How does the “cancer ribosome” modulate translation control leading to human disease and cancer?

A growing list of inherited human syndromes collectively known as “ribosomopathies” share specific pathological features, including cancer predisposition. This intriguing group of diseases, including X-linked Dyskeratosis Congenita (X-DC), cartilage-hair hypoplasia, Diamond-Blackfan anemia, Shwachman-Diamond syndrome and 5q- syndrome, are all characterized by mutations in genes that control fundamental aspects of ribosome synthesis, such as modification and processing of ribosomal RNA (rRNA) as well as ribosome assembly.

An outstanding question is how “defective ribosomes” can lead to such specific pathological features and cancer susceptibility.

Our lab is employing X-DC as a paradigm for understanding how impairments in ribosome function translate into increased cancer susceptibility. Although rRNA is known to be extensively modified through ~200 site specific methylation and pseudouridine modifications, the normal functional role of these modifications as well as their mechanisms of action in controlling ribosome activity is very poorly understood. The gene mutated in X-DC, DKC1, paradoxically encodes the central enzyme that catalyzes this modification in rRNA.

Our lab’s findings revealed that while these rRNA modifications were largely dispensable for general cap-dependent translation, we identified a subset of mRNAs, including the tumor suppressor genes p53 and p27, as well as the anti-apoptotic factors XIAP and Bcl-xL, that rely on ribosome modifications for their accurate translation. Strikingly, these mRNAs all shared a specific and common denominator: the presence of an Internal Ribosome Entry Site (IRES) element within their 5’UTRs. IRES elements are RNA structured elements that can directly recruit the ribosome to the 5’UTR of subsets of distinct mRNAs. We further extended these findings by demonstrating that ribosomes lacking the pseudouridine modification fail to directly bind to IRES elements. Notably, this activity is evolutionarily conserved from yeast to human cells.

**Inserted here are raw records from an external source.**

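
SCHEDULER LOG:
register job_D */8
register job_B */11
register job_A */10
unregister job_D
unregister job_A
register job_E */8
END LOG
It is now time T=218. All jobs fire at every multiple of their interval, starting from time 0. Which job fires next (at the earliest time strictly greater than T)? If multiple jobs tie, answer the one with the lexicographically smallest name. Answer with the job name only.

Op 1: register job_D */8 -> active={job_D:*/8}
Op 2: register job_B */11 -> active={job_B:*/11, job_D:*/8}
Op 3: register job_A */10 -> active={job_A:*/10, job_B:*/11, job_D:*/8}
Op 4: unregister job_D -> active={job_A:*/10, job_B:*/11}
Op 5: unregister job_A -> active={job_B:*/11}
Op 6: register job_E */8 -> active={job_B:*/11, job_E:*/8}
  job_B: interval 11, next fire after T=218 is 220
  job_E: interval 8, next fire after T=218 is 224
Earliest = 220, winner (lex tiebreak) = job_B

Answer: job_B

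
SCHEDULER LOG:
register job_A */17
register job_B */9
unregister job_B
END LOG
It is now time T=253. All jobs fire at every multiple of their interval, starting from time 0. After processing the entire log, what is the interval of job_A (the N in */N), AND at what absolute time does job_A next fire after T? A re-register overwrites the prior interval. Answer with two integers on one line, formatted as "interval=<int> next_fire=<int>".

Answer: interval=17 next_fire=255

Derivation:
Op 1: register job_A */17 -> active={job_A:*/17}
Op 2: register job_B */9 -> active={job_A:*/17, job_B:*/9}
Op 3: unregister job_B -> active={job_A:*/17}
Final interval of job_A = 17
Next fire of job_A after T=253: (253//17+1)*17 = 255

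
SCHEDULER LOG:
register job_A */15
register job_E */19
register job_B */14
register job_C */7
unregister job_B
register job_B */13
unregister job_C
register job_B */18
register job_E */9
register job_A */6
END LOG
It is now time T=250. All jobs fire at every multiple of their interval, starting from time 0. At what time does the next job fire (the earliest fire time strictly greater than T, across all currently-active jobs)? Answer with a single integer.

Answer: 252

Derivation:
Op 1: register job_A */15 -> active={job_A:*/15}
Op 2: register job_E */19 -> active={job_A:*/15, job_E:*/19}
Op 3: register job_B */14 -> active={job_A:*/15, job_B:*/14, job_E:*/19}
Op 4: register job_C */7 -> active={job_A:*/15, job_B:*/14, job_C:*/7, job_E:*/19}
Op 5: unregister job_B -> active={job_A:*/15, job_C:*/7, job_E:*/19}
Op 6: register job_B */13 -> active={job_A:*/15, job_B:*/13, job_C:*/7, job_E:*/19}
Op 7: unregister job_C -> active={job_A:*/15, job_B:*/13, job_E:*/19}
Op 8: register job_B */18 -> active={job_A:*/15, job_B:*/18, job_E:*/19}
Op 9: register job_E */9 -> active={job_A:*/15, job_B:*/18, job_E:*/9}
Op 10: register job_A */6 -> active={job_A:*/6, job_B:*/18, job_E:*/9}
  job_A: interval 6, next fire after T=250 is 252
  job_B: interval 18, next fire after T=250 is 252
  job_E: interval 9, next fire after T=250 is 252
Earliest fire time = 252 (job job_A)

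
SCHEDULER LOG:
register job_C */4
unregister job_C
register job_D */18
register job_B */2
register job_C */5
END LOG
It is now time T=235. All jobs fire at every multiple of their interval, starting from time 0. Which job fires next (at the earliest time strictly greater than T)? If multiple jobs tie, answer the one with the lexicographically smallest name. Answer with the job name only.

Answer: job_B

Derivation:
Op 1: register job_C */4 -> active={job_C:*/4}
Op 2: unregister job_C -> active={}
Op 3: register job_D */18 -> active={job_D:*/18}
Op 4: register job_B */2 -> active={job_B:*/2, job_D:*/18}
Op 5: register job_C */5 -> active={job_B:*/2, job_C:*/5, job_D:*/18}
  job_B: interval 2, next fire after T=235 is 236
  job_C: interval 5, next fire after T=235 is 240
  job_D: interval 18, next fire after T=235 is 252
Earliest = 236, winner (lex tiebreak) = job_B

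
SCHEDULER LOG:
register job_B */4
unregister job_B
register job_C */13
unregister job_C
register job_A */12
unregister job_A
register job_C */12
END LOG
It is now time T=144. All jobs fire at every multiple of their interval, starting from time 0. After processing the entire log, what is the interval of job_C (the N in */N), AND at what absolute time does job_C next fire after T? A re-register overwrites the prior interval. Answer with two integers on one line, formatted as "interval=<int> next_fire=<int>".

Op 1: register job_B */4 -> active={job_B:*/4}
Op 2: unregister job_B -> active={}
Op 3: register job_C */13 -> active={job_C:*/13}
Op 4: unregister job_C -> active={}
Op 5: register job_A */12 -> active={job_A:*/12}
Op 6: unregister job_A -> active={}
Op 7: register job_C */12 -> active={job_C:*/12}
Final interval of job_C = 12
Next fire of job_C after T=144: (144//12+1)*12 = 156

Answer: interval=12 next_fire=156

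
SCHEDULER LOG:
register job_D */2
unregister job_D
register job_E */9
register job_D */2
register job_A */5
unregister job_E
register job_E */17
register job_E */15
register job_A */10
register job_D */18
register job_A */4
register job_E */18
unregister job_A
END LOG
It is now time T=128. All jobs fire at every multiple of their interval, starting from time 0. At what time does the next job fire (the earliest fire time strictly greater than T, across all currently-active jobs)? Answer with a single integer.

Op 1: register job_D */2 -> active={job_D:*/2}
Op 2: unregister job_D -> active={}
Op 3: register job_E */9 -> active={job_E:*/9}
Op 4: register job_D */2 -> active={job_D:*/2, job_E:*/9}
Op 5: register job_A */5 -> active={job_A:*/5, job_D:*/2, job_E:*/9}
Op 6: unregister job_E -> active={job_A:*/5, job_D:*/2}
Op 7: register job_E */17 -> active={job_A:*/5, job_D:*/2, job_E:*/17}
Op 8: register job_E */15 -> active={job_A:*/5, job_D:*/2, job_E:*/15}
Op 9: register job_A */10 -> active={job_A:*/10, job_D:*/2, job_E:*/15}
Op 10: register job_D */18 -> active={job_A:*/10, job_D:*/18, job_E:*/15}
Op 11: register job_A */4 -> active={job_A:*/4, job_D:*/18, job_E:*/15}
Op 12: register job_E */18 -> active={job_A:*/4, job_D:*/18, job_E:*/18}
Op 13: unregister job_A -> active={job_D:*/18, job_E:*/18}
  job_D: interval 18, next fire after T=128 is 144
  job_E: interval 18, next fire after T=128 is 144
Earliest fire time = 144 (job job_D)

Answer: 144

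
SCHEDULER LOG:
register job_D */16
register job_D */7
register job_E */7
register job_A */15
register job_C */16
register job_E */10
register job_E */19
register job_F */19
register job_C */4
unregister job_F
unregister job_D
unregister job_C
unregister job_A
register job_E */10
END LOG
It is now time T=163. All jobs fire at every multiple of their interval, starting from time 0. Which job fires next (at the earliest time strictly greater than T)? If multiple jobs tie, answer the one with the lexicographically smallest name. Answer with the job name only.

Op 1: register job_D */16 -> active={job_D:*/16}
Op 2: register job_D */7 -> active={job_D:*/7}
Op 3: register job_E */7 -> active={job_D:*/7, job_E:*/7}
Op 4: register job_A */15 -> active={job_A:*/15, job_D:*/7, job_E:*/7}
Op 5: register job_C */16 -> active={job_A:*/15, job_C:*/16, job_D:*/7, job_E:*/7}
Op 6: register job_E */10 -> active={job_A:*/15, job_C:*/16, job_D:*/7, job_E:*/10}
Op 7: register job_E */19 -> active={job_A:*/15, job_C:*/16, job_D:*/7, job_E:*/19}
Op 8: register job_F */19 -> active={job_A:*/15, job_C:*/16, job_D:*/7, job_E:*/19, job_F:*/19}
Op 9: register job_C */4 -> active={job_A:*/15, job_C:*/4, job_D:*/7, job_E:*/19, job_F:*/19}
Op 10: unregister job_F -> active={job_A:*/15, job_C:*/4, job_D:*/7, job_E:*/19}
Op 11: unregister job_D -> active={job_A:*/15, job_C:*/4, job_E:*/19}
Op 12: unregister job_C -> active={job_A:*/15, job_E:*/19}
Op 13: unregister job_A -> active={job_E:*/19}
Op 14: register job_E */10 -> active={job_E:*/10}
  job_E: interval 10, next fire after T=163 is 170
Earliest = 170, winner (lex tiebreak) = job_E

Answer: job_E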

How does IRES-dependent translation impact the earliest steps of cellular transformation?

Employing multi-color fluorescent reporters to monitor different modes of translation initiation in vivo, we delineated a switch from cap- to IRES-mediated translation that relies on rRNA modifications during a critical step in cancer formation known as oncogene-induced senescence. This program instructs cells to undergo permanent cell cycle arrest as a mechanism to counteract an oncogenic lesion. Our findings reveal that during the execution of this program, many key tumor suppressor genes, such as p53, contain IRES-elements, which rely on rRNA modifications to be selectively translated.

These findings are seminal in demonstrating that gene expression is tightly regulated by what was once perceived to be a housekeeping, structural component of the ribosome, as well as elucidating how specific perturbations in ribosome activity cause cancer susceptibility.

Our long-term goals seek to delineate whether “cancer ribosomes”, possessing a distinct composition of rRNA modifications, perturb the translation of distinct subgroups of mRNAs that promote cellular transformation. We are also investigating whether ribosomes that are altered in cancer cells “mistranslate” subsets of mRNAs as a mechanism for cancer initiation. We anticipate this work may lead to a paradigm shift in the way the ribosome is conceptualized: from a passive housekeeping machinery to a dynamic regulator controlling the transcript-specific translation of key mRNAs co-opted in cellular transformation.